- Interactive map of Cedar Creek Park
- Type: Public
- Location: Seaford, New York
- Coordinates: 40°39′31″N 73°30′24″W﻿ / ﻿40.65861°N 73.50667°W
- Area: 259 acres (105 ha)
- Established: 1975
- Owner: County of Nassau
- Operator: Nassau County Department of Parks, Recreation and Museums
- Website: www.nassaucountyny.gov/2792/Cedar-Creek-Park

= Cedar Creek Park =

Park in Nassau County, New York, United States

Cedar Creek Park is a public park located within Seaford, in Nassau County, New York, United States. It is owned and maintained by Nassau County.

== Description ==
Cedar Creek Park is located at the south end of Seaford on Merrick Road, east of Wantagh Avenue. It occupies 259 acre of land and contains playgrounds, dunes, and athletic fields, and offers a variety of community-based activities.

The park also includes over 1.5 mi of walking paths, as well as a model aerodrome.
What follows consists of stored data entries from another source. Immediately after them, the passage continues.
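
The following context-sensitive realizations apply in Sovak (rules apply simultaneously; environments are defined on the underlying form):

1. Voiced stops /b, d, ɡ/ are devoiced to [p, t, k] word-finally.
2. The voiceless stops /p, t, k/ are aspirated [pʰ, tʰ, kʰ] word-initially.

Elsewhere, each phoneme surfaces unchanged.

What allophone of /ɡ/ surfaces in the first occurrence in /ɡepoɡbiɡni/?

/ɡ/ (word-initial) fails the environment for rule 1, so it stays [ɡ].

[ɡ]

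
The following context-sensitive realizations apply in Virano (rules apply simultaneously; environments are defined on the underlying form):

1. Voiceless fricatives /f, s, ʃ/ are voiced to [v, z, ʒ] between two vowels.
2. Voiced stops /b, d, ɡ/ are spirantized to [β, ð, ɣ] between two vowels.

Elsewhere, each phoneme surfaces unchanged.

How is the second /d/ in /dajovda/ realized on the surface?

/d/ (between /v/ and /a/) is in the target of rule 2 but the environment (between two vowels) is not met → [d].

[d]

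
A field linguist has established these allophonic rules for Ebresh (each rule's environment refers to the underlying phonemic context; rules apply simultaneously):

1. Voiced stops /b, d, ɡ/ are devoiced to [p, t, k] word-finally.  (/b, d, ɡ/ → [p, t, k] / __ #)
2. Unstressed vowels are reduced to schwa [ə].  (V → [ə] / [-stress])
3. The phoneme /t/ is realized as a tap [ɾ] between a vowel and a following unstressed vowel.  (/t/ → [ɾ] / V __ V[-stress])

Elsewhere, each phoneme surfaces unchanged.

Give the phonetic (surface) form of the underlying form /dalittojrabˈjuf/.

/d/ (word-initial) fails the environment for rule 1, so it stays [d].
/a/ (between /d/ and /l/) occurs in an unstressed syllable → [ə] by rule 2.
/l/ — not in any rule's target class → [l].
/i/ (between /l/ and /t/): in an unstressed syllable, so rule 2 applies → [ə].
/t/ (between /i/ and /t/) fails the environment for rule 3, so it stays [t].
/t/ (between /t/ and /o/) is in the target of rule 3 but the environment (between a vowel and a following unstressed vowel) is not met → [t].
/o/ (between /t/ and /j/): in an unstressed syllable, so rule 2 applies → [ə].
/j/ (between /o/ and /r/): no rule targets it → [j].
/r/ (between /j/ and /a/) is unaffected → [r].
/a/ (between /r/ and /b/) occurs in an unstressed syllable → [ə] by rule 2.
/b/ (between /a/ and /j/) is in the target of rule 1 but the environment (word-finally) is not met → [b].
/j/ — not in any rule's target class → [j].
/u/ (between /j/ and /f/) is in the target of rule 2 but the environment (in an unstressed syllable) is not met → [u].
/f/ (word-final): no rule targets it → [f].

[dələttəjrəbˈjuf]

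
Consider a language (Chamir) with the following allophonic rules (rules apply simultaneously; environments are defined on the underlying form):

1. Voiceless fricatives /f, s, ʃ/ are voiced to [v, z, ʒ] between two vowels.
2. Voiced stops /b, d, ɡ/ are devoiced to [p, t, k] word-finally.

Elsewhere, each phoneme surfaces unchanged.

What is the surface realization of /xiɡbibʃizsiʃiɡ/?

/ɡ/ — between /i/ and /b/; rule 2 does not apply here → [ɡ].
/b/ (between /ɡ/ and /i/) fails the environment for rule 2, so it stays [b].
/b/ (between /i/ and /ʃ/): rule 2 targets it, but not word-finally → unchanged [b].
/ʃ/ — between /b/ and /i/; rule 1 does not apply here → [ʃ].
/s/ (between /z/ and /i/): rule 1 targets it, but not between two vowels → unchanged [s].
/ʃ/ (between /i/ and /i/): between two vowels, so rule 1 applies → [ʒ].
/ɡ/ (word-final): word-finally, so rule 2 applies → [k].

[xiɡbibʃizsiʒik]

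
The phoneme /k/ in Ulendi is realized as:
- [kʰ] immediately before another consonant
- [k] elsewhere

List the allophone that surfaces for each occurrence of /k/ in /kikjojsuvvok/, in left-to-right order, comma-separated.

[k], [kʰ], [k]

Occurrence 1 (position 1): no conditioning environment matches → elsewhere allophone [k].
Occurrence 2 (position 3): immediately before another consonant → [kʰ].
Occurrence 3 (position 12): no conditioning environment matches → elsewhere allophone [k].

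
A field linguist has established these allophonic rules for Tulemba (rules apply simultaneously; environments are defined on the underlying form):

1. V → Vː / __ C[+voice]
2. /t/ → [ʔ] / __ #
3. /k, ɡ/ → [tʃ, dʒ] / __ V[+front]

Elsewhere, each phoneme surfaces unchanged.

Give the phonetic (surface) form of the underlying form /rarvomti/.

[raːrvoːmti]

/r/ (word-initial) is unaffected → [r].
Rule 1 applies to /a/ (between /r/ and /r/: before a voiced consonant) → [aː].
/r/ — not in any rule's target class → [r].
/v/ (between /r/ and /o/) is unaffected → [v].
/o/ (between /v/ and /m/): before a voiced consonant, so rule 1 applies → [oː].
/m/ (between /o/ and /t/): no rule targets it → [m].
/t/ (between /m/ and /i/) fails the environment for rule 2, so it stays [t].
/i/ (word-final) fails the environment for rule 1, so it stays [i].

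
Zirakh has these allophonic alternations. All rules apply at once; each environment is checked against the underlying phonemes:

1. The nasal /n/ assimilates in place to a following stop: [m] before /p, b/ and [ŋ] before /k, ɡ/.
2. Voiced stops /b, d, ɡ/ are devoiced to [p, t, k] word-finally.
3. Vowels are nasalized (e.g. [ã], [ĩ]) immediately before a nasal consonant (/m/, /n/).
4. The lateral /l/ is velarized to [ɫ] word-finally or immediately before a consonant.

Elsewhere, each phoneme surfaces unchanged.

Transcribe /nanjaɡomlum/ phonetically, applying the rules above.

[nãnjaɡõmlũm]

/n/ — word-initial; rule 1 does not apply here → [n].
/a/ — between /n/ and /n/, before a nasal consonant — surfaces as [ã] (rule 3).
/n/ (between /a/ and /j/): rule 1 targets it, but not before a labial or velar stop → unchanged [n].
/a/ (between /j/ and /ɡ/) is in the target of rule 3 but the environment (before a nasal consonant) is not met → [a].
/ɡ/ (between /a/ and /o/) fails the environment for rule 2, so it stays [ɡ].
/o/ meets the environment for rule 3 (before a nasal consonant) → [õ].
/l/ (between /m/ and /u/) is in the target of rule 4 but the environment (word-finally or immediately before a consonant) is not met → [l].
Rule 3 applies to /u/ (between /l/ and /m/: before a nasal consonant) → [ũ].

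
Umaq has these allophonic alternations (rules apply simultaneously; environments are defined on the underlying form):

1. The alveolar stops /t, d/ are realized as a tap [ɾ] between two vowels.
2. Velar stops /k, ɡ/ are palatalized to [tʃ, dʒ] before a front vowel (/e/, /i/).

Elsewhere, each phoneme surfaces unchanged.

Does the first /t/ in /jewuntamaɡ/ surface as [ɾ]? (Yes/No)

/t/ (between /n/ and /a/) is in the target of rule 1 but the environment (between two vowels) is not met → [t].
The actual realization is [t], not [ɾ].

No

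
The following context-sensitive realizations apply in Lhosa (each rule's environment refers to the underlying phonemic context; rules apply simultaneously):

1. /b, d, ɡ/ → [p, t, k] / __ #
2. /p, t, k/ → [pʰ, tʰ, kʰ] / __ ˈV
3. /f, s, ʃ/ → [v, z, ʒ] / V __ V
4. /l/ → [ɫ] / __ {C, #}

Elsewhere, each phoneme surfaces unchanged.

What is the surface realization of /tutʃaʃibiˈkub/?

[tutʃaʒibiˈkʰup]

/t/ (word-initial) fails the environment for rule 2, so it stays [t].
/u/ stays [u].
/t/ (between /u/ and /ʃ/): rule 2 targets it, but not immediately before a stressed vowel → unchanged [t].
/ʃ/ (between /t/ and /a/): rule 3 targets it, but not between two vowels → unchanged [ʃ].
/a/ stays [a].
/ʃ/ — between /a/ and /i/, between two vowels — surfaces as [ʒ] (rule 3).
/i/ (between /ʃ/ and /b/) is unaffected → [i].
/b/ (between /i/ and /i/) fails the environment for rule 1, so it stays [b].
/i/ stays [i].
/k/ meets the environment for rule 2 (immediately before a stressed vowel) → [kʰ].
/u/ stays [u].
Rule 1 applies to /b/ (word-final: word-finally) → [p].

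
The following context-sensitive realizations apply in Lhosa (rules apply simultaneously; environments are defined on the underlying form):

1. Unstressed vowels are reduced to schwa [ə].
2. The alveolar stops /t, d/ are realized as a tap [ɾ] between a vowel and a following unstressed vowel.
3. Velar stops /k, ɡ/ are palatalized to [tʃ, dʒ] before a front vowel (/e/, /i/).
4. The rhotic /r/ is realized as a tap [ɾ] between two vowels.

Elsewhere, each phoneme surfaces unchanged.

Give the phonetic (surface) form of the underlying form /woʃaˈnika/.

/w/ (word-initial) is unaffected → [w].
/o/ — between /w/ and /ʃ/, in an unstressed syllable — surfaces as [ə] (rule 1).
/ʃ/ — not in any rule's target class → [ʃ].
/a/ (between /ʃ/ and /n/) occurs in an unstressed syllable → [ə] by rule 1.
/n/ (between /a/ and /i/) is unaffected → [n].
/i/ (between /n/ and /k/) is in the target of rule 1 but the environment (in an unstressed syllable) is not met → [i].
/k/ (between /i/ and /a/) is in the target of rule 3 but the environment (before a front vowel) is not met → [k].
/a/ meets the environment for rule 1 (in an unstressed syllable) → [ə].

[wəʃəˈnikə]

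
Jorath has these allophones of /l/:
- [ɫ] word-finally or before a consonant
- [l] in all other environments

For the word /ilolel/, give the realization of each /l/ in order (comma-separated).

[l], [l], [ɫ]

Occurrence 1 (position 2): no conditioning environment matches → elsewhere allophone [l].
Occurrence 2 (position 4): no conditioning environment matches → elsewhere allophone [l].
Occurrence 3 (position 6): word-finally or before a consonant → [ɫ].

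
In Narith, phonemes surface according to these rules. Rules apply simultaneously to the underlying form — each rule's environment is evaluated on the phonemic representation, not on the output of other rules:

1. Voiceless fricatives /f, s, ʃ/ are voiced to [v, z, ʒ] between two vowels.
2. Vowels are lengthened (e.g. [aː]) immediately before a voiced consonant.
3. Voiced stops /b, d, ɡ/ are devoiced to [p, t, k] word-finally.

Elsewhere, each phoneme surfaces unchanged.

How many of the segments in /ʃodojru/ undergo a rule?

2

Segments that undergo a rule: /o/ → [oː] (rule 2); /o/ → [oː] (rule 2).
All other segments surface unchanged.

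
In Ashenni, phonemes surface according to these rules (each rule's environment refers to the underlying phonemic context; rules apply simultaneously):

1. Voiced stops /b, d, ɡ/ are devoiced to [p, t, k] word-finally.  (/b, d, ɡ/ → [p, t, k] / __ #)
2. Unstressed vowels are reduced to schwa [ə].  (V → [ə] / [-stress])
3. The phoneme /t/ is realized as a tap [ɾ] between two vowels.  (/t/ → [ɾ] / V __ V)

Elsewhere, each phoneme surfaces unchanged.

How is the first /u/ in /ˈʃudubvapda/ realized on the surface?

[u]

/u/ (between /ʃ/ and /d/) is in the target of rule 2 but the environment (in an unstressed syllable) is not met → [u].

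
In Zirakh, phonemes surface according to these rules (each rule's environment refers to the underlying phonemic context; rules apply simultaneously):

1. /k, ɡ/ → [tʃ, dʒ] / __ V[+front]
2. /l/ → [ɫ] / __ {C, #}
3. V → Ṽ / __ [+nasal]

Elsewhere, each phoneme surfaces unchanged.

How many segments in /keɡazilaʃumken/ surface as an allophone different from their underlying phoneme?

Segments that undergo a rule: /k/ → [tʃ] (rule 1); /u/ → [ũ] (rule 3); /k/ → [tʃ] (rule 1); /e/ → [ẽ] (rule 3).
All other segments surface unchanged.

4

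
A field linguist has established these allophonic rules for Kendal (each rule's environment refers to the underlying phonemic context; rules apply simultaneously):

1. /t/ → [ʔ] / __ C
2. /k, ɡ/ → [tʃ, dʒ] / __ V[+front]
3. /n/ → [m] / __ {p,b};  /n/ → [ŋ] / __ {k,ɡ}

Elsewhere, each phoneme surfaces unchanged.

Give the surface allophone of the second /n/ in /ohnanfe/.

[n]

/n/ (between /a/ and /f/) is in the target of rule 3 but the environment (before a labial or velar stop) is not met → [n].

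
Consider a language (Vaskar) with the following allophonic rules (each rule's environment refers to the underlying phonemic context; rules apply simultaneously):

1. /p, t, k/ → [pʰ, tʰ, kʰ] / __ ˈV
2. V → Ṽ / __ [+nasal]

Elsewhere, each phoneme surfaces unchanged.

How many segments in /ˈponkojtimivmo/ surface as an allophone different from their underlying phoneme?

Segments that undergo a rule: /p/ → [pʰ] (rule 1); /o/ → [õ] (rule 2); /i/ → [ĩ] (rule 2).
All other segments surface unchanged.

3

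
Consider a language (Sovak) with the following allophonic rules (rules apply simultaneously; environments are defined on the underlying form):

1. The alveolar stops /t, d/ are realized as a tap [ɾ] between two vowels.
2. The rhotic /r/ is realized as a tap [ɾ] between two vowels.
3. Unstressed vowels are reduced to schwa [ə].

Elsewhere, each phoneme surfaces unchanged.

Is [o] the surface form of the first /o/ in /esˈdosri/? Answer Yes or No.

/o/ (between /d/ and /s/): rule 3 targets it, but not in an unstressed syllable → unchanged [o].
The actual realization is [o], which matches [o].

Yes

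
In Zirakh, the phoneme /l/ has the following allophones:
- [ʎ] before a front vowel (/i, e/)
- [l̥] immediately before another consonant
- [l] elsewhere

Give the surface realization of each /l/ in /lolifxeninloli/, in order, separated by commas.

Occurrence 1 (position 1): no conditioning environment matches → elsewhere allophone [l].
Occurrence 2 (position 3): before a front vowel (/i, e/) → [ʎ].
Occurrence 3 (position 11): no conditioning environment matches → elsewhere allophone [l].
Occurrence 4 (position 13): before a front vowel (/i, e/) → [ʎ].

[l], [ʎ], [l], [ʎ]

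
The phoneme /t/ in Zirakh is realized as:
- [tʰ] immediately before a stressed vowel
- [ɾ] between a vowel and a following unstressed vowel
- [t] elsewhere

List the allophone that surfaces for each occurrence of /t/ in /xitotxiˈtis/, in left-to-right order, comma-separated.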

Furthermore, Cedar Creek Park serves as the northern terminus of the Jones Beach Bikeway.

The Cedar Creek Wastewater Treatment Plant is directly to the south, and is accessed via a gate inside the park.

== History ==
The land now consisting of Cedar Creek Park was acquired by Nassau County in 1975. It established Cedar Creek County Park that same year.

During several months following Hurricane Sandy in October 2012, Cedar Creek Park was the site of a relief and assistance center, providing services of the American Red Cross and the Federal Emergency Management Agency, and a central location for property insurance companies to advise customers regarding the filing of claims for property damage.